James Stanbridge: The objective function for the enterprise buyers is bring down the enterprise IT risk. Then, they want to worry about performance or price. Once the risk is factored in; conversations move to a discussion on performance and price, and that’s what starts moving the needle on the dial and determines things like data gravity and compute gravity.

It depends on business to business -- which one between performance and price matters the most within an enterprise. If you are a video rendering house; then performance will carry the more weightage on deciding on compute gravity and that determines data gravity.

BW: Can you share some IaaS industry and customer profiles, and their primary reasons to choose Oracle’s IaaS cloud?

James Stanbridge: The primary decision factor is always “risk”. It does not matter who I speak to. There has been an investment in hardware and software 6-10 years ago, which really, has not kept pace with rapid innovations in the marketplace. So, CTOs are looking at soon to be or already out of warranty hardware.

They don’t know when their legacy hardware is going to fail. They are also looking at software with versions that are way out of support. Therefore, 2-3 years ago, we have started seeing a huge uptake of the cloud systems because now, the CTOs and CIOs see a dollar amount of IT risk if they continue with their legacy hardware and software.

The second driver is to get out of the CAPEX model as budgets are getting constrained. We see CIOs really want to get into a OPEX model. That’s where Oracle single stack brings value as customers choose to have the same hardware and software running on their public cloud or within their firewall. Customer are wary of license lock-in, vendor lock-in. We see more and more customers choosing cloud for being able to try out different vendors for different workloads.

BW: What is the value that Oracle IaaS brings to the SME customers?

James Stanbridge: If the SME is already an Oracle customer, for e.g., if they already have an Oracle database or Oracle ERP applications; then it’s going to be easy for them to move their workloads to the Oracle cloud.

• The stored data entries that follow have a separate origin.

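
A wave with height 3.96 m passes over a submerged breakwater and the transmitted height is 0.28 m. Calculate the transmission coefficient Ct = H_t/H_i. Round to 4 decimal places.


Ct = H_t / H_i
Ct = 0.28 / 3.96
Ct = 0.0707

0.0707


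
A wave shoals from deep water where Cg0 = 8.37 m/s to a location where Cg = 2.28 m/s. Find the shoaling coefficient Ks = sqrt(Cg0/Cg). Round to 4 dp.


Ks = sqrt(Cg0 / Cg)
Ks = sqrt(8.37 / 2.28)
Ks = sqrt(3.6711)
Ks = 1.9160

1.9160


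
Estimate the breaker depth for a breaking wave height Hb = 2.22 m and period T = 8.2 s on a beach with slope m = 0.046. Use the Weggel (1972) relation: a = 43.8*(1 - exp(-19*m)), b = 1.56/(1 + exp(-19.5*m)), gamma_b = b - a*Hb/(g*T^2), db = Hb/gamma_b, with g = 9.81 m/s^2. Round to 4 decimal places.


a = 43.8 * (1 - exp(-19 * m))
exp(-19 * 0.046) = exp(-0.8740) = 0.417279
a = 43.8 * (1 - 0.417279) = 25.523176
b = 1.56 / (1 + exp(-19.5 * m))
exp(-19.5 * 0.046) = exp(-0.8970) = 0.407791
b = 1.56 / (1 + 0.407791) = 1.108119
Hb / (g * T^2) = 2.22 / (9.81 * 8.2^2) = 2.22 / 659.6244 = 0.00336555
gamma_b = b - a * Hb/(g*T^2) = 1.108119 - 25.523176 * 0.00336555 = 1.022219
db = Hb / gamma_b = 2.22 / 1.022219
db = 2.1717 m

2.1717


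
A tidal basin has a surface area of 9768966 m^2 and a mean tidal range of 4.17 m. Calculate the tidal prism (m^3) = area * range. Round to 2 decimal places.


Tidal prism = Area * Tidal range
P = 9768966 * 4.17
P = 40736588.22 m^3

40736588.22


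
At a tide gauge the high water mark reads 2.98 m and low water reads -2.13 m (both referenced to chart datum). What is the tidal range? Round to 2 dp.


Tidal range = High water - Low water
Tidal range = 2.98 - (-2.13)
Tidal range = 5.11 m

5.11


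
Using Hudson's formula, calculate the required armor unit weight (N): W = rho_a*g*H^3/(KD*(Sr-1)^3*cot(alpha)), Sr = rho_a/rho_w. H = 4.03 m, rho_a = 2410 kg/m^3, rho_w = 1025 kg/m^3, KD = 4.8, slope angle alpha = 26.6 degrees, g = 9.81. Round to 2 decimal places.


Sr = rho_a / rho_w = 2410 / 1025 = 2.351220
(Sr - 1) = 1.351220
(Sr - 1)^3 = 2.467049
cot(26.6) = 1 / tan(26.6) = 1 / 0.500763 = 1.996954
Numerator = 2410 * 9.81 * 4.03^3 = 1547394.9970
Denominator = 4.8 * 2.467049 * 1.996954 = 23.647596
W = 1547394.9970 / 23.647596
W = 65435.62 N

65435.62


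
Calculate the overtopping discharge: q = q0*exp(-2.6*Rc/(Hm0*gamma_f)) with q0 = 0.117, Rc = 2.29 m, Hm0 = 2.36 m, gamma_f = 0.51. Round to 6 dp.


q = q0 * exp(-2.6 * Rc / (Hm0 * gamma_f))
Exponent = -2.6 * 2.29 / (2.36 * 0.51)
= -2.6 * 2.29 / 1.2036
= -4.946826
exp(-4.946826) = 0.007106
q = 0.117 * 0.007106
q = 0.000831 m^3/s/m

0.000831


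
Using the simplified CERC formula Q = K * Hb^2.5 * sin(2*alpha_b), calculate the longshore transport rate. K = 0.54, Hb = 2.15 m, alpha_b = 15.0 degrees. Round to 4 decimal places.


Q = K * Hb^2.5 * sin(2 * alpha_b)
Hb^2.5 = 2.15^2.5 = 6.777915
sin(2 * 15.0) = sin(30.0) = 0.500000
Q = 0.54 * 6.777915 * 0.500000
Q = 1.8300 m^3/s

1.8300


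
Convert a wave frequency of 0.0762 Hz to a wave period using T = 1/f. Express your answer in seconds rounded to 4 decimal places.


T = 1 / f
T = 1 / 0.0762
T = 13.1234 s

13.1234


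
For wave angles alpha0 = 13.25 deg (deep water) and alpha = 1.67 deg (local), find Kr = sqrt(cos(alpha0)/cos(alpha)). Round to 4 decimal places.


Kr = sqrt(cos(alpha0) / cos(alpha))
cos(13.25) = 0.973379
cos(1.67) = 0.999575
Kr = sqrt(0.973379 / 0.999575)
Kr = sqrt(0.973793)
Kr = 0.9868

0.9868


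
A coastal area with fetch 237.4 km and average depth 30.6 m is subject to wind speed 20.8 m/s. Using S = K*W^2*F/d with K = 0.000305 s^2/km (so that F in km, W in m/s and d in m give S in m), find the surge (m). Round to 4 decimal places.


S = K * W^2 * F / d
W^2 = 20.8^2 = 432.64
S = 0.000305 * 432.64 * 237.4 / 30.6
Numerator = 0.000305 * 432.64 * 237.4 = 31.326164
S = 31.326164 / 30.6 = 1.0237 m

1.0237


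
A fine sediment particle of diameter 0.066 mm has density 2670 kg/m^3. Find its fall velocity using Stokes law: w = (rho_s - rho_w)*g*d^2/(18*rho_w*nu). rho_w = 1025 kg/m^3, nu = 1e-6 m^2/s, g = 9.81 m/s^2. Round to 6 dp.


w = (rho_s - rho_w) * g * d^2 / (18 * rho_w * nu)
d = 0.066 mm = 0.000066 m
rho_s - rho_w = 2670 - 1025 = 1645
Numerator = 1645 * 9.81 * (0.000066)^2 = 0.000070294732
Denominator = 18 * 1025 * 1e-6 = 0.018450
w = 0.003810 m/s

0.003810


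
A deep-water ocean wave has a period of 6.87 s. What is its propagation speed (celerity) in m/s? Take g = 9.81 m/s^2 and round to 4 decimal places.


We use the deep-water celerity formula:
C = g * T / (2 * pi)
C = 9.81 * 6.87 / (2 * 3.14159...)
C = 67.394700 / 6.283185
C = 10.7262 m/s

10.7262


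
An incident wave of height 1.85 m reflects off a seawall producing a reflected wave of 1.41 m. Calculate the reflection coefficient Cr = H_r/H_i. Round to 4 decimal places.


Cr = H_r / H_i
Cr = 1.41 / 1.85
Cr = 0.7622

0.7622


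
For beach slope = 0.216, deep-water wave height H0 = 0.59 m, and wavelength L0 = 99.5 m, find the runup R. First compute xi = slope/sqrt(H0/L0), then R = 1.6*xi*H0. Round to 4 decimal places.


xi = slope / sqrt(H0/L0)
H0/L0 = 0.59/99.5 = 0.005930
sqrt(0.005930) = 0.077004
xi = 0.216 / 0.077004 = 2.805041
R = 1.6 * xi * H0 = 1.6 * 2.805041 * 0.59
R = 2.6480 m

2.6480


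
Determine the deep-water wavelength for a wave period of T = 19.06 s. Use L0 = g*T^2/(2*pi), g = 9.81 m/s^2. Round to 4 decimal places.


L0 = g * T^2 / (2 * pi)
L0 = 9.81 * 19.06^2 / (2 * pi)
L0 = 9.81 * 363.2836 / 6.28319
L0 = 3563.8121 / 6.28319
L0 = 567.1983 m

567.1983


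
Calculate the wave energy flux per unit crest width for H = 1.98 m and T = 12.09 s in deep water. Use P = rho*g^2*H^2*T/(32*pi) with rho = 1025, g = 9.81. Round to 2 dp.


P = rho * g^2 * H^2 * T / (32 * pi)
P = 1025 * 9.81^2 * 1.98^2 * 12.09 / (32 * pi)
P = 1025 * 96.2361 * 3.9204 * 12.09 / 100.53096
P = 46507.04 W/m

46507.04


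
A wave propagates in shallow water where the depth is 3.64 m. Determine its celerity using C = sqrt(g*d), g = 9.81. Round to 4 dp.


Using the shallow-water approximation:
C = sqrt(g * d) = sqrt(9.81 * 3.64)
C = sqrt(35.7084)
C = 5.9757 m/s

5.9757


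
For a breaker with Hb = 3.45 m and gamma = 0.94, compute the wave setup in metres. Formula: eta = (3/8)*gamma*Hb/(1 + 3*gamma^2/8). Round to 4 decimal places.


eta = (3/8) * gamma * Hb / (1 + 3*gamma^2/8)
Numerator = (3/8) * 0.94 * 3.45 = 1.216125
Denominator = 1 + 3*0.94^2/8 = 1 + 0.331350 = 1.331350
eta = 1.216125 / 1.331350
eta = 0.9135 m

0.9135


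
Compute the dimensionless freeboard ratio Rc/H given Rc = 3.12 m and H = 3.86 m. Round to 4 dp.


Relative freeboard = Rc / H
= 3.12 / 3.86
= 0.8083

0.8083


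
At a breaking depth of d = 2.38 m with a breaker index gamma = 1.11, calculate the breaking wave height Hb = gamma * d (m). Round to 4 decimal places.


Hb = gamma * d
Hb = 1.11 * 2.38
Hb = 2.6418 m

2.6418


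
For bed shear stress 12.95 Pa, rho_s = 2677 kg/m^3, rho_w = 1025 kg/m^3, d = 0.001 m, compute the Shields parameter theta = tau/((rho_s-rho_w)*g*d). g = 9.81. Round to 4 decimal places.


theta = tau / ((rho_s - rho_w) * g * d)
rho_s - rho_w = 2677 - 1025 = 1652
Denominator = 1652 * 9.81 * 0.001 = 16.206120
theta = 12.95 / 16.206120
theta = 0.7991

0.7991


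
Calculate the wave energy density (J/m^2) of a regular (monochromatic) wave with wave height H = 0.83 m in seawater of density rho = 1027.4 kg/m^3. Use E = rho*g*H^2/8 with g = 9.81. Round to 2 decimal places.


E = (1/8) * rho * g * H^2
E = (1/8) * 1027.4 * 9.81 * 0.83^2
E = 0.125 * 1027.4 * 9.81 * 0.6889
E = 867.91 J/m^2

867.91


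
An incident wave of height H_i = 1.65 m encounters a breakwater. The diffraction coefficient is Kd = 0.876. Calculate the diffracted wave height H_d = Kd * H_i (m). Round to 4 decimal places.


H_d = Kd * H_i
H_d = 0.876 * 1.65
H_d = 1.4454 m

1.4454


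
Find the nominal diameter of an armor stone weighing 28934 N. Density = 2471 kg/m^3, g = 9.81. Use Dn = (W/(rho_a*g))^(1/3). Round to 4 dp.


V = W / (rho_a * g)
V = 28934 / (2471 * 9.81)
V = 28934 / 24240.51
V = 1.193622 m^3
Dn = V^(1/3) = 1.193622^(1/3)
Dn = 1.0608 m

1.0608


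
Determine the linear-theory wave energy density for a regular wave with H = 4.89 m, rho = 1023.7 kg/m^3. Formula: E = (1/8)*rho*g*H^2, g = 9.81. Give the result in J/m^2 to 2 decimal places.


E = (1/8) * rho * g * H^2
E = (1/8) * 1023.7 * 9.81 * 4.89^2
E = 0.125 * 1023.7 * 9.81 * 23.9121
E = 30017.15 J/m^2

30017.15


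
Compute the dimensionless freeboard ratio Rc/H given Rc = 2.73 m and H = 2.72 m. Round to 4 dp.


Relative freeboard = Rc / H
= 2.73 / 2.72
= 1.0037

1.0037


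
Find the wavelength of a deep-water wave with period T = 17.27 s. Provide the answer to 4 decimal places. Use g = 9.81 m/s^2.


L0 = g * T^2 / (2 * pi)
L0 = 9.81 * 17.27^2 / (2 * pi)
L0 = 9.81 * 298.2529 / 6.28319
L0 = 2925.8609 / 6.28319
L0 = 465.6652 m

465.6652


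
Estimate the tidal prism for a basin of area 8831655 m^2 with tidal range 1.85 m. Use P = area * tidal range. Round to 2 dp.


Tidal prism = Area * Tidal range
P = 8831655 * 1.85
P = 16338561.75 m^3

16338561.75


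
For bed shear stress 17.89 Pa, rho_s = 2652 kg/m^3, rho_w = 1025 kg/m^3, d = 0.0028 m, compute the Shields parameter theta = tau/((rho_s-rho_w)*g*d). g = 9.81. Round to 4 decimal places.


theta = tau / ((rho_s - rho_w) * g * d)
rho_s - rho_w = 2652 - 1025 = 1627
Denominator = 1627 * 9.81 * 0.0028 = 44.690436
theta = 17.89 / 44.690436
theta = 0.4003

0.4003


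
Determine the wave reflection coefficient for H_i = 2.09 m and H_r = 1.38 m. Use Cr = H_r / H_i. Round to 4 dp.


Cr = H_r / H_i
Cr = 1.38 / 2.09
Cr = 0.6603

0.6603


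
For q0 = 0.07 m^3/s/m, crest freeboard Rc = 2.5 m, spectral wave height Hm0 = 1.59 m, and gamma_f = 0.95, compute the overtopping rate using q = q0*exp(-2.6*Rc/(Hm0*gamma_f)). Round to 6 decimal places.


q = q0 * exp(-2.6 * Rc / (Hm0 * gamma_f))
Exponent = -2.6 * 2.5 / (1.59 * 0.95)
= -2.6 * 2.5 / 1.5105
= -4.303211
exp(-4.303211) = 0.013525
q = 0.07 * 0.013525
q = 0.000947 m^3/s/m

0.000947


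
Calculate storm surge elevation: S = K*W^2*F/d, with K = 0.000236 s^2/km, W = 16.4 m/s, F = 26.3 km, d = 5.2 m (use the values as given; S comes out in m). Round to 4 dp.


S = K * W^2 * F / d
W^2 = 16.4^2 = 268.96
S = 0.000236 * 268.96 * 26.3 / 5.2
Numerator = 0.000236 * 268.96 * 26.3 = 1.669381
S = 1.669381 / 5.2 = 0.3210 m

0.3210


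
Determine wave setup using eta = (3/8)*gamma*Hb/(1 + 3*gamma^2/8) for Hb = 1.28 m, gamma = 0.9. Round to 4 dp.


eta = (3/8) * gamma * Hb / (1 + 3*gamma^2/8)
Numerator = (3/8) * 0.9 * 1.28 = 0.432000
Denominator = 1 + 3*0.9^2/8 = 1 + 0.303750 = 1.303750
eta = 0.432000 / 1.303750
eta = 0.3314 m

0.3314


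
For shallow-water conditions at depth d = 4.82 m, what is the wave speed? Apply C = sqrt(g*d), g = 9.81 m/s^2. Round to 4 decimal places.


Using the shallow-water approximation:
C = sqrt(g * d) = sqrt(9.81 * 4.82)
C = sqrt(47.2842)
C = 6.8764 m/s

6.8764


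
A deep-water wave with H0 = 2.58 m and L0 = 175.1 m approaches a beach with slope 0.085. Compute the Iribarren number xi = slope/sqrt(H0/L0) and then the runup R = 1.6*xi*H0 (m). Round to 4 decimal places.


xi = slope / sqrt(H0/L0)
H0/L0 = 2.58/175.1 = 0.014734
sqrt(0.014734) = 0.121385
xi = 0.085 / 0.121385 = 0.700248
R = 1.6 * xi * H0 = 1.6 * 0.700248 * 2.58
R = 2.8906 m

2.8906


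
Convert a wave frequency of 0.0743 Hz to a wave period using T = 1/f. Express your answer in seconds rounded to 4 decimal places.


T = 1 / f
T = 1 / 0.0743
T = 13.4590 s

13.4590


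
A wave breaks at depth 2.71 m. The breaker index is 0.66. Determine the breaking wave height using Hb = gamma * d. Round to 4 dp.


Hb = gamma * d
Hb = 0.66 * 2.71
Hb = 1.7886 m

1.7886


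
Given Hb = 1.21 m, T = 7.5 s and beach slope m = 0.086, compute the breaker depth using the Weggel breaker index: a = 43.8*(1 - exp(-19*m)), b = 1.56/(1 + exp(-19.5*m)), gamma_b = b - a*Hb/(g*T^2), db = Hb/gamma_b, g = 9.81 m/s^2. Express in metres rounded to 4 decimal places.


a = 43.8 * (1 - exp(-19 * m))
exp(-19 * 0.086) = exp(-1.6340) = 0.195147
a = 43.8 * (1 - 0.195147) = 35.252543
b = 1.56 / (1 + exp(-19.5 * m))
exp(-19.5 * 0.086) = exp(-1.6770) = 0.186934
b = 1.56 / (1 + 0.186934) = 1.314311
Hb / (g * T^2) = 1.21 / (9.81 * 7.5^2) = 1.21 / 551.8125 = 0.00219277
gamma_b = b - a * Hb/(g*T^2) = 1.314311 - 35.252543 * 0.00219277 = 1.237010
db = Hb / gamma_b = 1.21 / 1.237010
db = 0.9782 m

0.9782


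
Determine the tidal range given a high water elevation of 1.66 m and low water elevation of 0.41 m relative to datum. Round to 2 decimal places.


Tidal range = High water - Low water
Tidal range = 1.66 - (0.41)
Tidal range = 1.25 m

1.25


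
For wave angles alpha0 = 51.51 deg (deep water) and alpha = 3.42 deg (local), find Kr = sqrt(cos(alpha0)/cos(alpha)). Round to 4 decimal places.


Kr = sqrt(cos(alpha0) / cos(alpha))
cos(51.51) = 0.622378
cos(3.42) = 0.998219
Kr = sqrt(0.622378 / 0.998219)
Kr = sqrt(0.623488)
Kr = 0.7896

0.7896


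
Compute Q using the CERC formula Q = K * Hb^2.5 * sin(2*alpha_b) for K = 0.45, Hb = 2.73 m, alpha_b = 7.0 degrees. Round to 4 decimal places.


Q = K * Hb^2.5 * sin(2 * alpha_b)
Hb^2.5 = 2.73^2.5 = 12.314212
sin(2 * 7.0) = sin(14.0) = 0.241922
Q = 0.45 * 12.314212 * 0.241922
Q = 1.3406 m^3/s

1.3406


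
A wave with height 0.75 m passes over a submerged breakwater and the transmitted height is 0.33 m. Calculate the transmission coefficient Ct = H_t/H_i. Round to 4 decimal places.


Ct = H_t / H_i
Ct = 0.33 / 0.75
Ct = 0.4400

0.4400


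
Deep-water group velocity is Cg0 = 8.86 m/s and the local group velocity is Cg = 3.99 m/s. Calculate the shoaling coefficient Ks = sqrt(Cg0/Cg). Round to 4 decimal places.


Ks = sqrt(Cg0 / Cg)
Ks = sqrt(8.86 / 3.99)
Ks = sqrt(2.2206)
Ks = 1.4902

1.4902


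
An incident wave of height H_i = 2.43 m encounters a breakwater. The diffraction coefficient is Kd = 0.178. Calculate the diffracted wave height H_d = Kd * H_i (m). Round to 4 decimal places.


H_d = Kd * H_i
H_d = 0.178 * 2.43
H_d = 0.4325 m

0.4325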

While some drivers for moving to the cloud will be same for a large enterprise and an SME, for e.g., CAPEX/OPEX, legacy systems, etc., What is encouraging is that around 40 percent of IaaS customers are first time Oracle customers. So, Oracle is really filling enterprise infrastructure white spaces in a way.

BW: What is Oracle’s strategy to become a leader in the IaaS market?

James Stanbridge: I am actually relatively comfortable given that we are differentiated and niche since we are first and the only enterprise cloud built from the ground up. There isn’t anyone except Oracle in this market and I think that’s working really well for Oracle.